Professor Galina Mukamolova is a Professor in Microbial Physiology and serves as the Departmental Director of Research and Deputy Head of Department in the Department of Respiratory Sciences at the University of Leicester. She earned her PhD in Biochemistry from the A. N. Bakh Institute of Biochemistry, Russian Academy of Sciences. Her academic career includes work in Russia on initial research, a move in 1998 to Aberystwyth to investigate resuscitation-promoting factors (Rpf), a position in 2005 at the University of Texas Health Center at Tyler where she gained expertise in handling Mycobacterium tuberculosis, and since 2007 at the University of Leicester, starting as a Wellcome Trust Value-in-People Fellow, advancing to lecturer, and now holding her professorial positions.

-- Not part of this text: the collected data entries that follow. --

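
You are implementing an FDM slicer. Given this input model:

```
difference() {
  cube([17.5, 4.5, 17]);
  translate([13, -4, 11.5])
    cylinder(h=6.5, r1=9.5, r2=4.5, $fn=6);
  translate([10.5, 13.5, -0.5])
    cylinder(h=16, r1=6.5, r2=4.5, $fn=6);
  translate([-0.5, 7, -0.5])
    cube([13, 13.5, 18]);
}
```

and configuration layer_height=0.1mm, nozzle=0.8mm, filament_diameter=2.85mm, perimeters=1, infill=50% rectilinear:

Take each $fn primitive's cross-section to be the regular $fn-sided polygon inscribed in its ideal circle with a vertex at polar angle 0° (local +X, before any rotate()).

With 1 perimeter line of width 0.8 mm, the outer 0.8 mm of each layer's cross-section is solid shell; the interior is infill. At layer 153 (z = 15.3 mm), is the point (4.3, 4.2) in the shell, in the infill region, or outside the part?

At z = 15.3 mm: the cube (footprint 17.5×4.5) is included at this height; the cone at (13, -4) (r1=9.5→r2=4.5) has section circumradius 6.577 here — a regular 6-gon; the cone at (10.5, 13.5) (r1=6.5→r2=4.5) has section circumradius 4.525 here — a regular 6-gon; the cube at (-0.5, 7) is present — its section is the full 13×13.5 rectangle; After the difference (first − rest): starting from the 17.5×4.5 cube, the cone at (13, -4) partially overlaps it — only the 12.81 mm² overlap (of its 112.38 mm²) is removed, clipping the outline; the cone at (10.5, 13.5) misses the remaining region (no effect); the 13×13.5 cube at (-0.5, 7) misses the remaining region (no effect) — 1 connected region. Overall, the cross-section is a single solid region. The nearest boundary edge runs (0.00, 4.50)→(17.50, 4.50); distance from the point to it = 0.30 mm. The point is inside the cross-section, 0.30 mm from the nearest boundary — within the 0.8 mm shell band (1 × 0.8).

shell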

Mukamolova's research centers on bacterial dormancy and resuscitation, focusing on Mycobacterium tuberculosis, the causative agent of tuberculosis, and Burkholderia pseudomallei, the agent of melioidosis. She discovered resuscitation-promoting factors (Rpf), which revealed occult populations of tubercle bacilli and has had lasting impact on tuberculosis research. Her investigations cover the clinical importance of Rpf-dependent mycobacteria, in vitro models for drugs targeting persister mycobacteria, molecular protein kinase signalling mechanisms, and peptidoglycan recycling. This work is funded by BBSRC, MRC, Royal Society, European Commission, and industry. Notable publications include 'A bacterial cytokine' (Proc. Natl. Acad. Sci. USA, 1998), 'The rpf gene of Micrococcus luteus encodes an essential secreted growth factor' (Mol. Microbiol., 2002), 'A family of autocrine growth factors in Mycobacterium tuberculosis' (Mol. Microbiol., 2002), 'Resuscitation-promoting factors reveal an occult population of tubercle bacilli in sputum' (Am. J. Respir. Crit. Care Med., 2010), 'Phenotypically adapted Mycobacterium tuberculosis populations from sputum are tolerant to first line drugs' (Antimicrob. Agents Chemother., 2016), 'Two faces of CwlM, an essential PknB substrate, in Mycobacterium tuberculosis' (Cell Rep., 2018), 'Mycobacterial phosphatase PstP regulates global serine threonine phosphorylation and cell division' (Sci. Rep., 2019), and 'Coupling of Peptidoglycan Synthesis to Central Metabolism in Mycobacteria: Post-transcriptional Control of CwlM by Aconitase' (Cell Rep., 2020).